Moros y Cristianos (Cuban Black Beans and Rice)
Serves 8-10; epicurious.com
- 4 cloves garlic, peeled
- 3 teaspoons salt
- 1/4 pound bacon (about 6 strips), chopped
- 2 tablespoons olive oil
- 1 onion, finely chopped (about 1 cup)
- 1 green pepper, seeded and finely chopped (about 3/4 cup)
- 1 bay leaf
- 1/4 teaspoon ground cumin
- 1/2 teaspoon dried oregano
- 1 1/2 cups long-grain white rice
- 2 (15 1/2-ounce) cans black beans, not drained
- 1 3/4 cups water
- 1 tablespoon red wine vinegar
Put the garlic on a cutting board and sprinkle 1 teaspoon of salt over the cloves, let it sit for a few minutes, and mince it into a paste with a knife. Set aside. Place the bacon and olive oil in a large pot and set it over medium-high heat. Sauté the bacon until it renders its fat and turns a golden brown color, about 6 minutes. Move the bacon around as it’s cooking to prevent it from sticking to the bottom of the pot.

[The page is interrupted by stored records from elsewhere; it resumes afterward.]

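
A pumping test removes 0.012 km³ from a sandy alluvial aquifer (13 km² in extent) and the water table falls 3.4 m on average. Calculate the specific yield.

Sy ≈ 0.27

A = 13 km² = 1.3 × 10^7 m²
ΔV = 0.012 km³ = 1.2 × 10^7 m³
Sy = ΔV / (A × Δh) = 1.2 × 10^7 m³ / (1.3 × 10^7 m² × 3.4 m) = 0.2715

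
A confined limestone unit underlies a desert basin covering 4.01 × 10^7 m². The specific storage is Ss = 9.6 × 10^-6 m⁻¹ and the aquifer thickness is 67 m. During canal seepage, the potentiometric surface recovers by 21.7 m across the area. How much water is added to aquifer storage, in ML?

ΔV ≈ 560 ML

S = Ss × b = 9.6 × 10^-6 m⁻¹ × 67 m = 6.432 × 10^-4
ΔV = S × A × Δh = 6.432 × 10^-4 × 4.01 × 10^7 m² × 21.7 m = 5.597 × 10^5 m³
ΔV = 5.597 × 10^5 m³ = 559.7 ML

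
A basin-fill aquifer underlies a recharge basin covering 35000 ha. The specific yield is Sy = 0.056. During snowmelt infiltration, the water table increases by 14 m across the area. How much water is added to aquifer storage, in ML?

A = 35000 ha = 3.5 × 10^8 m²
ΔV = Sy × A × Δh = 0.056 × 3.5 × 10^8 m² × 14 m = 2.744 × 10^8 m³
ΔV = 2.744 × 10^8 m³ = 2.744 × 10^5 ML

ΔV ≈ 2.74 × 10^5 ML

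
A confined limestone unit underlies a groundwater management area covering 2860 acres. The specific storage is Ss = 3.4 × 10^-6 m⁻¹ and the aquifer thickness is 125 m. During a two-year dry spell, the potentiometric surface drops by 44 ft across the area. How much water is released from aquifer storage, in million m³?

ΔV ≈ 0.066 million m³

S = Ss × b = 3.4 × 10^-6 m⁻¹ × 125 m = 4.25 × 10^-4
A = 2860 acres = 1.157 × 10^7 m²
Δh = 44 ft = 13.41 m
ΔV = S × A × Δh = 4.25 × 10^-4 × 1.157 × 10^7 m² × 13.41 m = 65970 m³
ΔV = 65970 m³ = 0.06597 million m³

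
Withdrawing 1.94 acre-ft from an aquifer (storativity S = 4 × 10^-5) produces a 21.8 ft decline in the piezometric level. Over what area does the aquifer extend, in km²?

Δh = 21.8 ft = 6.645 m
ΔV = 1.94 acre-ft = 2393 m³
A = ΔV / (S × Δh) = 2393 / (4 × 10^-5 × 6.645) = 9.003 × 10^6 m²
A = 9.003 × 10^6 m² = 9.003 km²

A ≈ 9 km²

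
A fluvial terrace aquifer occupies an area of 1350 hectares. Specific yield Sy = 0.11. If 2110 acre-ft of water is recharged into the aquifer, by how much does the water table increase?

A = 1350 hectares = 1.35 × 10^7 m²
ΔV = 2110 acre-ft = 2.603 × 10^6 m³
Δh = ΔV / (Sy × A) = 2.603 × 10^6 m³ / (0.11 × 1.35 × 10^7 m²) = 1.753 m

Δh ≈ 1.75 m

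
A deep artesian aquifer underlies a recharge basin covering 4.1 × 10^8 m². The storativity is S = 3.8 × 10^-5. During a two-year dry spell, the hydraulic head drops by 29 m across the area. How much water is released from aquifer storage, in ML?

ΔV = S × A × Δh = 3.8 × 10^-5 × 4.1 × 10^8 m² × 29 m = 4.518 × 10^5 m³
ΔV = 4.518 × 10^5 m³ = 451.8 ML

ΔV ≈ 452 ML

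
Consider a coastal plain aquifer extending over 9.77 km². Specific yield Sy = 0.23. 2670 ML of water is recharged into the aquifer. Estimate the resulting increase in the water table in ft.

A = 9.77 km² = 9.77 × 10^6 m²
ΔV = 2670 ML = 2.67 × 10^6 m³
Δh = ΔV / (Sy × A) = 2.67 × 10^6 m³ / (0.23 × 9.77 × 10^6 m²) = 1.188 m
Δh = 1.188 m = 3.898 ft

Δh ≈ 3.9 ft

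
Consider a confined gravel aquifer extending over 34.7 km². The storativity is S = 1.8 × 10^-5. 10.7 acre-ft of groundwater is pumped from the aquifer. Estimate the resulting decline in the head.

A = 34.7 km² = 3.47 × 10^7 m²
ΔV = 10.7 acre-ft = 13200 m³
Δh = ΔV / (S × A) = 13200 m³ / (1.8 × 10^-5 × 3.47 × 10^7 m²) = 21.13 m

Δh ≈ 21.1 m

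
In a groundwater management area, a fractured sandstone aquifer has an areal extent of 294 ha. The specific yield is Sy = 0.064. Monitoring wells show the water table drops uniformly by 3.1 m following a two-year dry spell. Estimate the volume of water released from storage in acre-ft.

ΔV ≈ 473 acre-ft

A = 294 ha = 2.94 × 10^6 m²
ΔV = Sy × A × Δh = 0.064 × 2.94 × 10^6 m² × 3.1 m = 5.833 × 10^5 m³
ΔV = 5.833 × 10^5 m³ = 472.9 acre-ft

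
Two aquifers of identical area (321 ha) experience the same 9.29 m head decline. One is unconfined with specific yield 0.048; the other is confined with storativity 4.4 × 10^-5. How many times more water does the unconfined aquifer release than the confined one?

ΔV_u / ΔV_c ≈ 1090

A = 321 ha = 3.21 × 10^6 m²
Unconfined: ΔV_u = Sy × A × Δh = 0.048 × 3.21 × 10^6 × 9.29 = 1.431 × 10^6 m³
Confined: ΔV_c = S × A × Δh = 4.4 × 10^-5 × 3.21 × 10^6 × 9.29 = 1312 m³
Ratio = ΔV_u / ΔV_c = Sy / S = 0.048 / 4.4 × 10^-5 = 1091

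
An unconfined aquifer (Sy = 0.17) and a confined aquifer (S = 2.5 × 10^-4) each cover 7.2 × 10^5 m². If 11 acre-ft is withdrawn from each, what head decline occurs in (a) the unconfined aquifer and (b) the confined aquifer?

ΔV = 11 acre-ft = 13570 m³
Unconfined: Δh_u = ΔV/(Sy·A) = 13570/(0.17 × 7.2 × 10^5) = 0.1109 m
Confined: Δh_c = ΔV/(S·A) = 13570/(2.5 × 10^-4 × 7.2 × 10^5) = 75.38 m

Δh_u ≈ 0.111 m; Δh_c ≈ 75.4 m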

Add the onion, green pepper, and garlic paste to the bacon and sauté until the vegetables are limp and translucent, about 5 minutes. Add the remaining 2 teaspoons of salt, the bay leaf, cumin, oregano, and rice and stir for 1 minute until well mixed and all the rice is coated in oil.
Add the beans and their liquid, along with the water and vinegar. Cover and bring to a boil, then reduce to a simmer. Cook for 35-40 minutes, or until all the water has been absorbed by the rice. Allow the covered pot to sit off the heat for 5 minutes. Fluff the rice with a fork and serve.
- If you do not want to use the liquid from the canned black beans, just add an extra 1/2 cup of water with the drained and rinsed black beans.
- Rice requires a specific amount of liquid to cook properly. Because onions and green peppers can contribute a considerable amount of liquid to a recipe, a volume measure for each is given. While the measurements are approximate, making sure the chopped vegetables are close to these amounts will ensure that the rice cooks properly.
- You can prepare the recipe in its entirety the night before with very little effect on the taste and texture of the dish. However, you will want to warm the dish before serving. This can be done in the microwave or on the stovetop. Just sprinkle about 1/4 cup of water over the rice to make sure it does not dry out when reheated.